I was very successful, it was pretty much love at first sight and they moved into side by side play pens within two weeks, another two weeks down and they were in a large combined play pen (i just removed the wall separating them). 

I found that both rabbits were less affectionate towards humans since they were bonded, they rarly had issues, at times there was some chasing but recently i found some sores on my Netherlands sides, looking like either bite wounds or sores that i had previously posted about.

I also noticed that having two rabbits in one area was a LOT messier than my rabbit a lone, as my sister doe liked to spread her poos around more and kick poop out of her tray.

As she is a mini lop she also has longer hair, sheds a LOT more and for longer periods.

This meant having to sweep and clean the area 2-3 times daily.

For me, caring for my pets was always a fun hobby which was rewarding but i grew tired and it became a chore.

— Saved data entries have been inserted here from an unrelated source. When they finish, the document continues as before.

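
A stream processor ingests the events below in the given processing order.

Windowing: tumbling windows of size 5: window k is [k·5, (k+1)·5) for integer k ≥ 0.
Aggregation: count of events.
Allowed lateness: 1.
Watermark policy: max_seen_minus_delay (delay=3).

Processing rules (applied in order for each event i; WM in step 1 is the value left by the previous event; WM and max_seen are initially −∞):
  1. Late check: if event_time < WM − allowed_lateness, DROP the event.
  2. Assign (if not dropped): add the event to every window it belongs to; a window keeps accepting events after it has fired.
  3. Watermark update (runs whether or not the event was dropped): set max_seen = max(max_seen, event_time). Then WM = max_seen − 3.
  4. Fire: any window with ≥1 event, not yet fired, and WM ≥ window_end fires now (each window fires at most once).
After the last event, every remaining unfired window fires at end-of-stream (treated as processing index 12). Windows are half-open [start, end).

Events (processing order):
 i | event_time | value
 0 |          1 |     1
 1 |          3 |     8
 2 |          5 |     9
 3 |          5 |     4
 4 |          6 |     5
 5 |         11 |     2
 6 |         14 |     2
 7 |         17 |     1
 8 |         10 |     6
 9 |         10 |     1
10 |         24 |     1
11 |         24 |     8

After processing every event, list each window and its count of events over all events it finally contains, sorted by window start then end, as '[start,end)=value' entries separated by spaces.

[0,5)=2 [5,10)=3 [10,15)=2 [15,20)=1 [20,25)=2

i=0 t=1 v=1: → [0,5); WM=-2
i=1 t=3 v=8: → [0,5); WM=0
i=2 t=5 v=9: → [5,10); WM=2
i=3 t=5 v=4: → [5,10); WM=2
i=4 t=6 v=5: → [5,10); WM=3
i=5 t=11 v=2: → [10,15); WM=8; [0,5) fires=2
i=6 t=14 v=2: → [10,15); WM=11; [5,10) fires=3
i=7 t=17 v=1: → [15,20); WM=14
i=8 t=10 v=6: DROP (t<14-1); WM=14
i=9 t=10 v=1: DROP (t<14-1); WM=14
i=10 t=24 v=1: → [20,25); WM=21; [10,15) fires=2 [15,20) fires=1
i=11 t=24 v=8: → [20,25); WM=21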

So this weekend i decided to separate them into their original area's (my sisters rabbit was originally in her room upstairs and i live down stairs and my rabbit was in the kitchen tiled area). 

They seemed fine to be separated, i mean, they dont communicate sadness, they both appear to just look as they always have, eat their food, eat their hay, poop in trays and lay down sprawled out on the floor all relaxed as usual.

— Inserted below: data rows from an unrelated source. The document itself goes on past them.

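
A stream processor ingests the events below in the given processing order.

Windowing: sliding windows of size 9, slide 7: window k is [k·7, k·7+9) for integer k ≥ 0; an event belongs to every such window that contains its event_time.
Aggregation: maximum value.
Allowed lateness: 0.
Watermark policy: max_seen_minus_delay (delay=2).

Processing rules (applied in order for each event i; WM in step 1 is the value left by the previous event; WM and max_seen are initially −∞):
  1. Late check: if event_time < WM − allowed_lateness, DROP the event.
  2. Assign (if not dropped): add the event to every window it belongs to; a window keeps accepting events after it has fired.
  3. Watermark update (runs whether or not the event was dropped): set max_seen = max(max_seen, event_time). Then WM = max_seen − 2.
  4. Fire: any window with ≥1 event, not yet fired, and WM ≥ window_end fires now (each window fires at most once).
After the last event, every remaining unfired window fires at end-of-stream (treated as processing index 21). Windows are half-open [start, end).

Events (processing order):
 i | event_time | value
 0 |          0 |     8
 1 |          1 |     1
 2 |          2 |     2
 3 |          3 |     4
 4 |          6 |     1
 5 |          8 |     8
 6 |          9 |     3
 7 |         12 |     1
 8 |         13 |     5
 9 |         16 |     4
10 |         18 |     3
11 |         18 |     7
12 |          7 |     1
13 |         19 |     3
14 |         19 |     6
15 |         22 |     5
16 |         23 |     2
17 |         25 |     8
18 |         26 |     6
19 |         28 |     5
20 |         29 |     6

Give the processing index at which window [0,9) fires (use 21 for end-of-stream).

7

i=0 t=0 v=8: → [0,9); WM=-2
i=1 t=1 v=1: → [0,9); WM=-1
i=2 t=2 v=2: → [0,9); WM=0
i=3 t=3 v=4: → [0,9); WM=1
i=4 t=6 v=1: → [0,9); WM=4
i=5 t=8 v=8: → [7,16),[0,9); WM=6
i=6 t=9 v=3: → [7,16); WM=7
i=7 t=12 v=1: → [7,16); WM=10; [0,9) fires=8
i=8 t=13 v=5: → [7,16); WM=11
i=9 t=16 v=4: → [14,23); WM=14
i=10 t=18 v=3: → [14,23); WM=16; [7,16) fires=8
i=11 t=18 v=7: → [14,23); WM=16
i=12 t=7 v=1: DROP (t<16-0); WM=16
i=13 t=19 v=3: → [14,23); WM=17
i=14 t=19 v=6: → [14,23); WM=17
i=15 t=22 v=5: → [21,30),[14,23); WM=20
i=16 t=23 v=2: → [21,30); WM=21
i=17 t=25 v=8: → [21,30); WM=23; [14,23) fires=7
i=18 t=26 v=6: → [21,30); WM=24
i=19 t=28 v=5: → [28,37),[21,30); WM=26
i=20 t=29 v=6: → [28,37),[21,30); WM=27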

Is it okay to separate them again after bonding? I realise this means i'll have to put more time into my rabbit again? (as once bonded i found i spent less time playing with them as they were no longer as affectionate and playful, they seemed content to keep to themselves).


----------



## Amy27 (Mar 22, 2010)

I wouldn't recommend separating them unless you have to. I do think it would cause them to mourn the other bun they have bonded with. I imagine it would be stressful on them wondering where there best friend went and would be lonely. Also be aware that if you do separate them, they could unbond and you wouldn't have the option of putting them back together if you wanted too. 

I had to separate my bonded buns after one of my rabbits was ill. They unbonded. It has been over a year now and I have not been able to rebond them. For the first few months they did seem lonely though I think they have adjusted. I know now that they are unbonded they seem to require a lot more attention from me. It saddens me because I would really like them to have the companionship of another bun. One that can give them attention and love when I am busy with work and school.


----------



## l.lai (Mar 22, 2010)

I was thinking of giving them bunny dates here and there when i could be bothered going upstairs to grab my sisters Rabbit!

Well..i guess i'll have to give my rabbit more attention, the mini lop sheds far too much and its just too much work for me to maintain it.


----------